Era 1966. Y el fútbol, como cantaría tres décadas después la canción, regresaba a casa. La Copa del Mundo, en su octava edición, volvía a su tierra de origen; al lugar desde donde el balón comenzó a expandirse para conquistar todo el planeta. Había que disfrutarlo, celebrarlo por todo lo alto. Así que se decidió exponer el trofeo en el Central Hall Westminster, en una exhibición de colecciones de sellos, para que el pueblo inglés pudiera saborearlo de cerca en los meses previos al inicio del Mundial.

De repente, todo se truncó en la tranquila mañana del 20 de marzo de 1966. Poco más tarde de las 12 del mediodía, la Copa Jules Rimet, con ese nombre en honor al presidente de la FIFA que impulsó su creación, ya no estaba en la vitrina. Aquellos 30 centímetros enchapados en oro, con la diosa griega Niké, la de la victoria, soportando sobre sus lomos una copa, se habían esfumado. Pese a la enorme vigilancia que teóricamente recibía el trofeo, nadie sabía quién era el ladrón. Vaya liada.

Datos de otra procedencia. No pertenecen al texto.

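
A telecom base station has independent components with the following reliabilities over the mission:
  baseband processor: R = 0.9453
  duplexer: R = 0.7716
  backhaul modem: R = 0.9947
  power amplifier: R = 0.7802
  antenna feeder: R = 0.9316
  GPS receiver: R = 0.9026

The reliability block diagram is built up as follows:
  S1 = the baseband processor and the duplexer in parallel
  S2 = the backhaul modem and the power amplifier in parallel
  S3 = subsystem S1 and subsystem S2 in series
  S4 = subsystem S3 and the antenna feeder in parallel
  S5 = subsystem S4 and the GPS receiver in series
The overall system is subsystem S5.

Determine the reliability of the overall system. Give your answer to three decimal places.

0.902

Parallel (baseband processor and duplexer): 1 − (1 − 0.94530)(1 − 0.77160) = 0.98751
Parallel (backhaul modem and power amplifier): 1 − (1 − 0.99470)(1 − 0.78020) = 0.99884
Series ([0.98751] and [0.99884]): 0.98751 × 0.99884 = 0.98636
Parallel ([0.98636] and antenna feeder): 1 − (1 − 0.98636)(1 − 0.93160) = 0.99907
Series ([0.99907] and GPS receiver): 0.99907 × 0.90260 = 0.902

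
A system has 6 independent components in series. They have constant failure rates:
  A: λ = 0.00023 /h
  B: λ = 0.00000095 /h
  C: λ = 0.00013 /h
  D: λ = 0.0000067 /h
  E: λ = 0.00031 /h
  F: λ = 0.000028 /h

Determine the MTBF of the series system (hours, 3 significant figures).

1420

Series of exponential components: λ_sys = Σ λ_i
λ_sys = 0.00023 + 0.00000095 + 0.00013 + 0.0000067 + 0.00031 + 0.000028 = 7.0565e-04 /h
MTBF = 1 / λ_sys = 1420 h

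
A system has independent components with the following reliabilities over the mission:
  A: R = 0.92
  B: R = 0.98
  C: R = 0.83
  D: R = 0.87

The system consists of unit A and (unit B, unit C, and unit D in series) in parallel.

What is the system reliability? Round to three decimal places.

0.977

Series (B, C, and D): 0.98000 × 0.83000 × 0.87000 = 0.70766
Parallel (A and [0.70766]): 1 − (1 − 0.92000)(1 − 0.70766) = 0.977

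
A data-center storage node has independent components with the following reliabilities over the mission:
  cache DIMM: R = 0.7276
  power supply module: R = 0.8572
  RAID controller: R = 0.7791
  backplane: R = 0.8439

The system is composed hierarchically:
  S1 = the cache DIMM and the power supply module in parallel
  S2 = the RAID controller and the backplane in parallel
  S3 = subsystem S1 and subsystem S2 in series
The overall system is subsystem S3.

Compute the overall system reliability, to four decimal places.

0.9280

Parallel (cache DIMM and power supply module): 1 − (1 − 0.727600)(1 − 0.857200) = 0.961101
Parallel (RAID controller and backplane): 1 − (1 − 0.779100)(1 − 0.843900) = 0.965518
Series ([0.961101] and [0.965518]): 0.961101 × 0.965518 = 0.9280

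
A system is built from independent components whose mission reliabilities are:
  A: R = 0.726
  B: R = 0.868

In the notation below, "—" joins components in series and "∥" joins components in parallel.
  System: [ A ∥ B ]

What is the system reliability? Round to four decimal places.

0.9638

Parallel (A and B): 1 − (1 − 0.726000)(1 − 0.868000) = 0.9638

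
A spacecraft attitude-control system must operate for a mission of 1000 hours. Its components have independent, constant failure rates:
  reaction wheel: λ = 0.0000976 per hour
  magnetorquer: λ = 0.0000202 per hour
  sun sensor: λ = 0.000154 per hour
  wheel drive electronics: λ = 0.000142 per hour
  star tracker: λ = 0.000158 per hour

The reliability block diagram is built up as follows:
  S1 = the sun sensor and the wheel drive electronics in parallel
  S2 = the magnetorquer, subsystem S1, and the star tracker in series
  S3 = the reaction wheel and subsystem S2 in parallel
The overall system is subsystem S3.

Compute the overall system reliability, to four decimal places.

0.9834

R(reaction wheel) = exp(−0.0000976 × 1000) = 0.907012
R(magnetorquer) = exp(−0.0000202 × 1000) = 0.980003
R(sun sensor) = exp(−0.000154 × 1000) = 0.857272
R(wheel drive electronics) = exp(−0.000142 × 1000) = 0.867621
R(star tracker) = exp(−0.000158 × 1000) = 0.853850
Parallel (sun sensor and wheel drive electronics): 1 − (1 − 0.857272)(1 − 0.867621) = 0.981106
Series (magnetorquer, [0.981106], and star tracker): 0.980003 × 0.981106 × 0.853850 = 0.820966
Parallel (reaction wheel and [0.820966]): 1 − (1 − 0.907012)(1 − 0.820966) = 0.9834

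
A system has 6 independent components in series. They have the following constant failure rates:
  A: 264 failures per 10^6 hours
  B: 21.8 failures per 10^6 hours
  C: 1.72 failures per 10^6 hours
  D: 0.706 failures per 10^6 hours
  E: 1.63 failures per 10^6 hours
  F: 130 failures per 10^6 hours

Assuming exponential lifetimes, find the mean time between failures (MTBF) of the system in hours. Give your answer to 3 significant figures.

2380

Series of exponential components: λ_sys = Σ λ_i
λ_sys = 0.000264 + 0.0000218 + 0.00000172 + 0.000000706 + 0.00000163 + 0.000130 = 4.1986e-04 /h
MTBF = 1 / λ_sys = 2380 h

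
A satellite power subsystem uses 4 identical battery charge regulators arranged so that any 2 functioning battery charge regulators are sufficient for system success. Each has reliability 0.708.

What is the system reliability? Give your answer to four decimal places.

0.9222

R = Σ_{i=2}^{4} C(4,i) p^i (1−p)^{4−i} with p = 0.708
C(4,2)·0.708^2·0.292^2 = 0.256439
C(4,3)·0.708^3·0.292^1 = 0.414517
C(4,4)·0.708^4·0.292^0 = 0.251266
Sum = 0.9222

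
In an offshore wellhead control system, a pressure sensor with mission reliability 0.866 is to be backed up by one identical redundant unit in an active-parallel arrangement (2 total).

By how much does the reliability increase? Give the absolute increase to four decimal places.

0.1160

R_before = 0.866
R_after = 1 − (1 − 0.866)^2 = 0.9820
ΔR = 0.9820 − 0.866 = 0.1160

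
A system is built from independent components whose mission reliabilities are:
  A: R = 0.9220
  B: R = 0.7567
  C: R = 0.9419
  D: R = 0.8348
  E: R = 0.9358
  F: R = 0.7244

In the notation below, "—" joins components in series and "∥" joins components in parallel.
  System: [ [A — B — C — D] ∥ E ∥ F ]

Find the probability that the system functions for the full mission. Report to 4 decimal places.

Series (A, B, C, and D): 0.922000 × 0.756700 × 0.941900 × 0.834800 = 0.548582
Parallel ([0.548582], E, and F): 1 − (1 − 0.548582)(1 − 0.935800)(1 − 0.724400) = 0.9920

0.9920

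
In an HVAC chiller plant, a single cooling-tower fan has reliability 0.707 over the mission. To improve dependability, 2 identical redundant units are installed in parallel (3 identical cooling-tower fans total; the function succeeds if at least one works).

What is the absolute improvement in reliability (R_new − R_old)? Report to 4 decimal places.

0.2678

R_before = 0.707
R_after = 1 − (1 − 0.707)^3 = 0.9748
ΔR = 0.9748 − 0.707 = 0.2678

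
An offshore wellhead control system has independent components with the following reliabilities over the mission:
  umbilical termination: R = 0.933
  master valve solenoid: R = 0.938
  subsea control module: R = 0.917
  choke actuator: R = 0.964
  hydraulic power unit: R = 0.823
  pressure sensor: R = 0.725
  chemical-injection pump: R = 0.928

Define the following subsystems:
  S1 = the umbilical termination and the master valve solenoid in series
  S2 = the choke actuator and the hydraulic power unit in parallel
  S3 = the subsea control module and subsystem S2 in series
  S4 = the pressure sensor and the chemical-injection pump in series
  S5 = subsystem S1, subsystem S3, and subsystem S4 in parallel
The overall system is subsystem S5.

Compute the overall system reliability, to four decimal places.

Series (umbilical termination and master valve solenoid): 0.933000 × 0.938000 = 0.875154
Parallel (choke actuator and hydraulic power unit): 1 − (1 − 0.964000)(1 − 0.823000) = 0.993628
Series (subsea control module and [0.993628]): 0.917000 × 0.993628 = 0.911157
Series (pressure sensor and chemical-injection pump): 0.725000 × 0.928000 = 0.672800
Parallel ([0.875154], [0.911157], and [0.672800]): 1 − (1 − 0.875154)(1 − 0.911157)(1 − 0.672800) = 0.9964

0.9964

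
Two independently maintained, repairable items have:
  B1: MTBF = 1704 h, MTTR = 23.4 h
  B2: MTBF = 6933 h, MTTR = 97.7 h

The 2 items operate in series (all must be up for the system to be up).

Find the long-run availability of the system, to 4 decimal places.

0.9727

A(B1) = MTBF/(MTBF+MTTR) = 1704/(1704+23.4) = 0.986454
A(B2) = MTBF/(MTBF+MTTR) = 6933/(6933+97.7) = 0.986104
Series availability: 0.986454 × 0.986104 = 0.9727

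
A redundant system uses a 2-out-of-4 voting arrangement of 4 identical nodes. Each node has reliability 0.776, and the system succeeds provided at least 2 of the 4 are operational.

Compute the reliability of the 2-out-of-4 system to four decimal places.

R = Σ_{i=2}^{4} C(4,i) p^i (1−p)^{4−i} with p = 0.776
C(4,2)·0.776^2·0.224^2 = 0.181289
C(4,3)·0.776^3·0.224^1 = 0.418691
C(4,4)·0.776^4·0.224^0 = 0.362616
Sum = 0.9626

0.9626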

Al día siguiente, todos los diarios aparecieron con la noticia en sus portadas. No había copa. Ni rastro de ella. Entonces, la Scotland Yard, como es conocida la Policía Metropolitana de Londres, se puso manos a la obra en busca de la Copa Jules Rimet. Llegaron dos cartas que demandaban 15.000 libras en el caso de que las autoridades quisieran recuperar el trofeo. Una, anónima; la otra, de un tal Jackson. La primera pedía recibir la cantidad de dinero “en billetes usados de una y cinco libras”. La segunda, en cambio, rectificaba sus deseos, “de cinco y diez libras”. Al tipo que decía llamarse Jackson lo pillaron tras intentar huir en la redada que organizó la policía en el intercambio. Al ser detenido, dijo ser solo un intermediario y no conocer de nada al verdadero ladrón, y acabó enjaulado.

 

Corbett vio que estaba husmeando algo envuelto en papeles de periódico. Lo abrió, y ahí estaba la Copa del Mundo que la policía llevaba más de una semana buscando sin éxito

 

Continuaron pasando los días y la copa siguió sin aparecer. No se supo nada de ella en toda una semana. La prensa internacional comenzó a hacer burlas acerca de la gran vigilancia de la que se había presumido desde los cuerpos de seguridad ingleses. Y de hecho, un tiempo después se descubrió que en el momento en el que fue robado el trofeo solo había un agente de seguridad de más de 70 años prestándole atención a la Copa del Mundo.

Por suerte para todos, ocho días después del hurto, el 28 de marzo, por fin llegaron buenas noticias: un perro había encontrado el tesoro perdido. Su dueño, David Corbett, un joven gabarrero del Támesis, bajó a la calle para pasear a Pickles, como se llamaba el can. Mientras intentaba atarle la correa para dar una vuelta, el perro se esfumó y se entretuvo por el parque de delante de casa. Al encontrarlo, Corbett vio que estaba husmeando algo envuelto en papeles de periódico. Lo abrió, y ahí estaba la Copa del Mundo que la policía llevaba más de una semana buscando sin éxito.

Pickles salvó a los ingleses de una buena y él y su amo tuvieron su recompensa. El perro salió como extra en la película El espía de la nariz fría y le dieron comida gratis por un año. Y Corbett se embolsó las 6.000 libras que la policía londinense ofrecía a quien encontrase la Copa Jules Rimet. Así acabó la historia del primer robo del antiguo trofeo que se entregó a los campeones del mundo hasta 1970. El segundo robo, en 1983, ya es otro cuento.